Just as he was about to bolt, a loud voice declared, "Hoo wee! That was jest about the finest bit o' fightin' I ever did see! Not bad for a rookie, son!" Matthew whipped his head to the voice and saw the ring announcer approaching him. He was a lot bigger up close.

The Clubba whipped an arm around him and continued, "So I take it you're here to take part in the fights here? It'd be a shame to see talent like that wasted."

Matthew was feeling claustrophobic in the ring announcer's arm. It was as big as a telephone pole and like iron. With a single squeeze, the guy could pop his head like a grape.

"Well, actually," he rasped in a dry voice, "I just wanted to see the Championship Belt."

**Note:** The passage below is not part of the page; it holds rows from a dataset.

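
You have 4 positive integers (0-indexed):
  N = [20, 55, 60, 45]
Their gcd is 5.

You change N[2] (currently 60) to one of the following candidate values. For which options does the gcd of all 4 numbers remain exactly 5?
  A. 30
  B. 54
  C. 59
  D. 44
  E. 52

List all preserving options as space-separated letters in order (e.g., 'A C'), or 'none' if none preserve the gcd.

Answer: A

Derivation:
Old gcd = 5; gcd of others (without N[2]) = 5
New gcd for candidate v: gcd(5, v). Preserves old gcd iff gcd(5, v) = 5.
  Option A: v=30, gcd(5,30)=5 -> preserves
  Option B: v=54, gcd(5,54)=1 -> changes
  Option C: v=59, gcd(5,59)=1 -> changes
  Option D: v=44, gcd(5,44)=1 -> changes
  Option E: v=52, gcd(5,52)=1 -> changes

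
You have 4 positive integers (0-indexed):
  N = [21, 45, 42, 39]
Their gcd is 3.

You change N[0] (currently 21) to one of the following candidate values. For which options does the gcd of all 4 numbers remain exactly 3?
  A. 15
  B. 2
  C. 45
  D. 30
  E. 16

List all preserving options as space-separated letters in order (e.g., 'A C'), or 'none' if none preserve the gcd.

Answer: A C D

Derivation:
Old gcd = 3; gcd of others (without N[0]) = 3
New gcd for candidate v: gcd(3, v). Preserves old gcd iff gcd(3, v) = 3.
  Option A: v=15, gcd(3,15)=3 -> preserves
  Option B: v=2, gcd(3,2)=1 -> changes
  Option C: v=45, gcd(3,45)=3 -> preserves
  Option D: v=30, gcd(3,30)=3 -> preserves
  Option E: v=16, gcd(3,16)=1 -> changes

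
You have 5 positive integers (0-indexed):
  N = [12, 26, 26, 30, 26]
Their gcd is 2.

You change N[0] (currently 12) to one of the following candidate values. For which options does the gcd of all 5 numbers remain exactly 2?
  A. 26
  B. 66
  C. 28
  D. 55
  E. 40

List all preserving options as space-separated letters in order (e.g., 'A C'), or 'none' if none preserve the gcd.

Old gcd = 2; gcd of others (without N[0]) = 2
New gcd for candidate v: gcd(2, v). Preserves old gcd iff gcd(2, v) = 2.
  Option A: v=26, gcd(2,26)=2 -> preserves
  Option B: v=66, gcd(2,66)=2 -> preserves
  Option C: v=28, gcd(2,28)=2 -> preserves
  Option D: v=55, gcd(2,55)=1 -> changes
  Option E: v=40, gcd(2,40)=2 -> preserves

Answer: A B C E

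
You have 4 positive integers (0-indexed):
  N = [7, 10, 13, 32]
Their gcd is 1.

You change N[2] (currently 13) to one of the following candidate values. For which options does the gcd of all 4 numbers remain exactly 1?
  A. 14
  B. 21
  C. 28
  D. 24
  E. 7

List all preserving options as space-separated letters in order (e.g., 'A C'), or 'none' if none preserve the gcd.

Old gcd = 1; gcd of others (without N[2]) = 1
New gcd for candidate v: gcd(1, v). Preserves old gcd iff gcd(1, v) = 1.
  Option A: v=14, gcd(1,14)=1 -> preserves
  Option B: v=21, gcd(1,21)=1 -> preserves
  Option C: v=28, gcd(1,28)=1 -> preserves
  Option D: v=24, gcd(1,24)=1 -> preserves
  Option E: v=7, gcd(1,7)=1 -> preserves

Answer: A B C D E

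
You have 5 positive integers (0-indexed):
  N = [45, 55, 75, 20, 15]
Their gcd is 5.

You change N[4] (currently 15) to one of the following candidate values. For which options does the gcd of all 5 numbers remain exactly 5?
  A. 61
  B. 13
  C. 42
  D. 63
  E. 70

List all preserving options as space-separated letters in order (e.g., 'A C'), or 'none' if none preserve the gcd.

Old gcd = 5; gcd of others (without N[4]) = 5
New gcd for candidate v: gcd(5, v). Preserves old gcd iff gcd(5, v) = 5.
  Option A: v=61, gcd(5,61)=1 -> changes
  Option B: v=13, gcd(5,13)=1 -> changes
  Option C: v=42, gcd(5,42)=1 -> changes
  Option D: v=63, gcd(5,63)=1 -> changes
  Option E: v=70, gcd(5,70)=5 -> preserves

Answer: E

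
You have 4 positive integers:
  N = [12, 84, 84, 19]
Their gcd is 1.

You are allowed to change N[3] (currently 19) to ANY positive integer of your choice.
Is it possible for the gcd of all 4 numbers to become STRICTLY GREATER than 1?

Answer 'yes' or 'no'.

Current gcd = 1
gcd of all OTHER numbers (without N[3]=19): gcd([12, 84, 84]) = 12
The new gcd after any change is gcd(12, new_value).
This can be at most 12.
Since 12 > old gcd 1, the gcd CAN increase (e.g., set N[3] = 12).

Answer: yes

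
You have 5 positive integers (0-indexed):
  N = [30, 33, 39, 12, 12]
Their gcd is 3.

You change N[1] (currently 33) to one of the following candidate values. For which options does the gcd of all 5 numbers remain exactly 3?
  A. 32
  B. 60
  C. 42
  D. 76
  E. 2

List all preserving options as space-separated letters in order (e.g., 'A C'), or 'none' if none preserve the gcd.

Old gcd = 3; gcd of others (without N[1]) = 3
New gcd for candidate v: gcd(3, v). Preserves old gcd iff gcd(3, v) = 3.
  Option A: v=32, gcd(3,32)=1 -> changes
  Option B: v=60, gcd(3,60)=3 -> preserves
  Option C: v=42, gcd(3,42)=3 -> preserves
  Option D: v=76, gcd(3,76)=1 -> changes
  Option E: v=2, gcd(3,2)=1 -> changes

Answer: B C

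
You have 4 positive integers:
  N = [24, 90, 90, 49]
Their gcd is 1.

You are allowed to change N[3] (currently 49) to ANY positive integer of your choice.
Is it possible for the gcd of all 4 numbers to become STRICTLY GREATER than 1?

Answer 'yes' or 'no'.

Answer: yes

Derivation:
Current gcd = 1
gcd of all OTHER numbers (without N[3]=49): gcd([24, 90, 90]) = 6
The new gcd after any change is gcd(6, new_value).
This can be at most 6.
Since 6 > old gcd 1, the gcd CAN increase (e.g., set N[3] = 6).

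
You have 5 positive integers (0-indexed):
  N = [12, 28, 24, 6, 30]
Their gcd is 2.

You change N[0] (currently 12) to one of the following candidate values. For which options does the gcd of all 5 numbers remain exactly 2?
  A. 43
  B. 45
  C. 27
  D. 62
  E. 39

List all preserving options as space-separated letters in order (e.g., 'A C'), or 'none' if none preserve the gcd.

Old gcd = 2; gcd of others (without N[0]) = 2
New gcd for candidate v: gcd(2, v). Preserves old gcd iff gcd(2, v) = 2.
  Option A: v=43, gcd(2,43)=1 -> changes
  Option B: v=45, gcd(2,45)=1 -> changes
  Option C: v=27, gcd(2,27)=1 -> changes
  Option D: v=62, gcd(2,62)=2 -> preserves
  Option E: v=39, gcd(2,39)=1 -> changes

Answer: D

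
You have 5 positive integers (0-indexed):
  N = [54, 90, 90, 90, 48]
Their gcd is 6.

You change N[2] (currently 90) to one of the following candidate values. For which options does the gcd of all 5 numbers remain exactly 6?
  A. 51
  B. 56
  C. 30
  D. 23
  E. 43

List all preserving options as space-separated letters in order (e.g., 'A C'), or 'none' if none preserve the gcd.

Old gcd = 6; gcd of others (without N[2]) = 6
New gcd for candidate v: gcd(6, v). Preserves old gcd iff gcd(6, v) = 6.
  Option A: v=51, gcd(6,51)=3 -> changes
  Option B: v=56, gcd(6,56)=2 -> changes
  Option C: v=30, gcd(6,30)=6 -> preserves
  Option D: v=23, gcd(6,23)=1 -> changes
  Option E: v=43, gcd(6,43)=1 -> changes

Answer: C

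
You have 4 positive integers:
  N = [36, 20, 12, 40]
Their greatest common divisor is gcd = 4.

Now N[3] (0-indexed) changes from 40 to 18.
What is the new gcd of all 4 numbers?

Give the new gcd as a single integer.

Numbers: [36, 20, 12, 40], gcd = 4
Change: index 3, 40 -> 18
gcd of the OTHER numbers (without index 3): gcd([36, 20, 12]) = 4
New gcd = gcd(g_others, new_val) = gcd(4, 18) = 2

Answer: 2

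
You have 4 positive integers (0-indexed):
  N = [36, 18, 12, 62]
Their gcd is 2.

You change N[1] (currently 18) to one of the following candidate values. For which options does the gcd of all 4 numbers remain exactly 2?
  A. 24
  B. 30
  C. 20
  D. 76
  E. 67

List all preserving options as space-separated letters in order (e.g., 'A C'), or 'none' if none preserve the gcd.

Old gcd = 2; gcd of others (without N[1]) = 2
New gcd for candidate v: gcd(2, v). Preserves old gcd iff gcd(2, v) = 2.
  Option A: v=24, gcd(2,24)=2 -> preserves
  Option B: v=30, gcd(2,30)=2 -> preserves
  Option C: v=20, gcd(2,20)=2 -> preserves
  Option D: v=76, gcd(2,76)=2 -> preserves
  Option E: v=67, gcd(2,67)=1 -> changes

Answer: A B C D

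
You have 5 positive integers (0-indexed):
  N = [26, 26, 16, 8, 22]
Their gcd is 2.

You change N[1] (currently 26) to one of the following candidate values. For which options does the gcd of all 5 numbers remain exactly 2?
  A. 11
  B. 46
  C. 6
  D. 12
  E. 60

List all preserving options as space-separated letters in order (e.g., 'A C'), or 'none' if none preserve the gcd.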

The announcer let him go as he belted out a great belly laugh. "Of course, you do! If you're gonna aim fer somethin', you aim fer the top! That's jest the way I would do it!" He clapped Matthew on the back, nearly sending him onto his face. "Tell you what: you just follow my lovely assistant, Ms. Jolene here, and she'll get you squared up to participate. Work your way up in the ranks and you'll be wearing that Champion's Belt in no time!"

Goombella stepped forward as the announcer belted out another laugh. "Um, excuse me, sir, we would like to speak to the manager, if you don't mind. It's of a matter of the utmost importance..."

"Well, ain't that a coincidence?" said the announcer. "You're speaking to him now."

Matthew and the rest of them gasped. Madam Flurrie cried, "You mean you're the head of this establishment here?"

The Clubba puffed out his chest importantly. "That's right! The Big Cheese of this little, ol' establishment. I'm manager, director, ring announcer, and all-around main mover of everything that goes on 'round here. The name's Bradley P. Grubba and it's a pleasure to meet all of you. I can tell we're all gonna get along just fine around here." He grinned.